DIBI Kouadio Augustin
Professeur titulaire de Philosophie
Université Félix Houphouët-Boigny de Cocody-Abidjan.
Le deuxième tour des élections présidentielles aura lieu dans quelques jours. Nous ne pourrons l’accueillir utilement et sereinement que dans la conscience d’une vérité élémentaire : 2 fait suite, de toute nécessité, à 1 comme le lieu de son enfantement, absolument incontournable. L’oubli de cette vérité a pour conséquence une marche qui n’est que piétinement, errance et ensablement de soi dans l’obscur, faute d’attention et de fidélité à ce qui, sans aucune voix, dans le moment premier, est venu nous faire signe pour se retirer et nous observer.

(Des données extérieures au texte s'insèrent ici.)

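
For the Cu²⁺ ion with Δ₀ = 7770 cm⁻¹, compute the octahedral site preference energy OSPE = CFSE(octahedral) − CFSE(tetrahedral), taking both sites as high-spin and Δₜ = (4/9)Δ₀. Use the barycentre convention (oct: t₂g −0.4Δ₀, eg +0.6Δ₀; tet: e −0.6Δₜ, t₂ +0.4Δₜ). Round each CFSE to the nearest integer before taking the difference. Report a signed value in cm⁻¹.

Cu is in group 11, so Cu²⁺ is d⁹ (11 − 2 = 9).
Octahedral high-spin t₂g⁶ eg³: CFSE = -0.6 × 7770 = -4662 cm⁻¹.
Tetrahedral e⁴ t₂⁵ gives -0.4Δₜ = -0.4 × (4/9) × 7770 = -1381 cm⁻¹.
OSPE = -4662 − (-1381) = -3281 cm⁻¹.

-3281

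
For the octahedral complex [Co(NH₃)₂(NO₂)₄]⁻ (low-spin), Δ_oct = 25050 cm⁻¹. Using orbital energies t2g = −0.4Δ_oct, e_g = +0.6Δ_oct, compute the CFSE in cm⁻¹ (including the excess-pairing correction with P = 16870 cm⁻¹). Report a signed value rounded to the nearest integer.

-26380

Ligand charges: 2×(+0) from NH₃ and 4×(-1) from NO₂⁻ sum to -4; with overall charge -1, Co is +3.
Co sits in group 9; removing 3 electrons leaves Co³⁺ with 9 − 3 = 6 d electrons.
The d⁶ electrons fill as t2g^6 e_g^0.
The orbital stabilization is -2.4Δ_oct = -2.4 × 25050 = -60120 cm⁻¹.
High-spin d⁶ would be t2g^4 e_g^2 with 1 pair; low-spin has 3, so 2 excess pairs cost +2P = +33740 cm⁻¹.
Combining: -60120 + 33740 = -26380 cm⁻¹.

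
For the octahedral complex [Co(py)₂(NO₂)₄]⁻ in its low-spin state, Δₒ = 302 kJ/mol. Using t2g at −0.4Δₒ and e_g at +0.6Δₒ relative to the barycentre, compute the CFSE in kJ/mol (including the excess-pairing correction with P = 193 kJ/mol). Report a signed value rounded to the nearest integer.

-339

Ligand charges: 2×(+0) from py and 4×(-1) from NO₂⁻ sum to -4; with overall charge -1, Co is +3.
Group 9 minus oxidation state +3 gives a d⁶ configuration for Co³⁺.
Configuration: t2g^6 e_g^0.
CFSE(orbital) = 6×(-0.4Δₒ) + 0×(0.6Δₒ) = -2.4Δₒ; with Δₒ = 302 kJ/mol that is -725 kJ/mol.
Relative to high-spin t2g^4 e_g^2 (1 paired), the low-spin configuration has 2 additional pairs, contributing +2 × 193 = +386 kJ/mol.
Overall CFSE = -725 + 386 = -339 kJ/mol.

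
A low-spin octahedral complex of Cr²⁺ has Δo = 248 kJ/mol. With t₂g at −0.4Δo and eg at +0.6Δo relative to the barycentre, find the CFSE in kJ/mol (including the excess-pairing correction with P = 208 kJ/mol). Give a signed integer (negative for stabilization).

Group 6 minus oxidation state +2 gives a d⁴ configuration for Cr²⁺.
Electron filling gives t₂g⁴ eg⁰.
Orbital CFSE = 4(-0.4) + 0(0.6) = -1.6Δo = -1.6 × 248 = -397 kJ/mol.
High-spin d⁴ would be t₂g³ eg¹ with 0 pairs; low-spin has 1, so 1 excess pair costs +1P = +208 kJ/mol.
Overall CFSE = -397 + 208 = -189 kJ/mol.

-189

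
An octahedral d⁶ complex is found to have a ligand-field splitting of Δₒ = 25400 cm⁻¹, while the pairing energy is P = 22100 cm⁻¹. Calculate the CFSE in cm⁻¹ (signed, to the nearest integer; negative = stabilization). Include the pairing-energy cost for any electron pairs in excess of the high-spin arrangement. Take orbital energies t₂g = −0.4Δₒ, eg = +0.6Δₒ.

Δₒ > P, so pairing is preferred: the ground state is low-spin.
Configuration: t₂g⁶ eg⁰.
Orbital CFSE = -2.4Δₒ = -2.4 × 25400 = -60960 cm⁻¹.
Excess pairs vs high-spin: 3 − 1 = 2; pairing cost = +44200 cm⁻¹.
Net CFSE = -60960 + 44200 = -16760 cm⁻¹.

-16760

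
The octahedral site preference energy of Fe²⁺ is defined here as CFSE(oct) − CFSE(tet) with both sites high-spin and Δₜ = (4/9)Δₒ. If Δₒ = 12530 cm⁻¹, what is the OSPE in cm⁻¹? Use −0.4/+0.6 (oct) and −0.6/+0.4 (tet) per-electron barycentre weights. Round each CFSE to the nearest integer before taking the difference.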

Celui qui a des yeux pour voir et qui sait, en toute humilité, s’abandonner à l’évidence ne peut-il pas saisir qu’est hautement significative et symbolique la position du Premier Ministre Allassane OUATTARA, entre les deux autres candidats, les Présidents GBAGBO et BÉDIÉ ? Pareille position ne relève nullement du hasard. Qui le penserait doit lire le mot d’EINSTEIN : « Le hasard est le nom qu’emprunte Dieu, quand il veut rester anonyme. »
Le Premier Ministre Allassane OUATTARA se situe à un lieu médian : il est là, au milieu, en cet espace absolu de la médiation où les choses germent dans le silence avant que de s’offrir à la lumière du jour. Il est là, au milieu, en ce lieu de rassemblement du divers de la chose publique, où le pain est proposé pour être simplement rompu et partagé. Il est là, au milieu, comme la pierre rejetée par les bâtisseurs, devenue la pierre angulaire, à l’image de MARIE MADELEINE, de BARTIMÉE, de ZACHÉE, de toutes ces personnes que nous excluons loin de notre horizon, dans l’exil de l’indifférence et de la haine, et que la Providence recouvre de son manteau.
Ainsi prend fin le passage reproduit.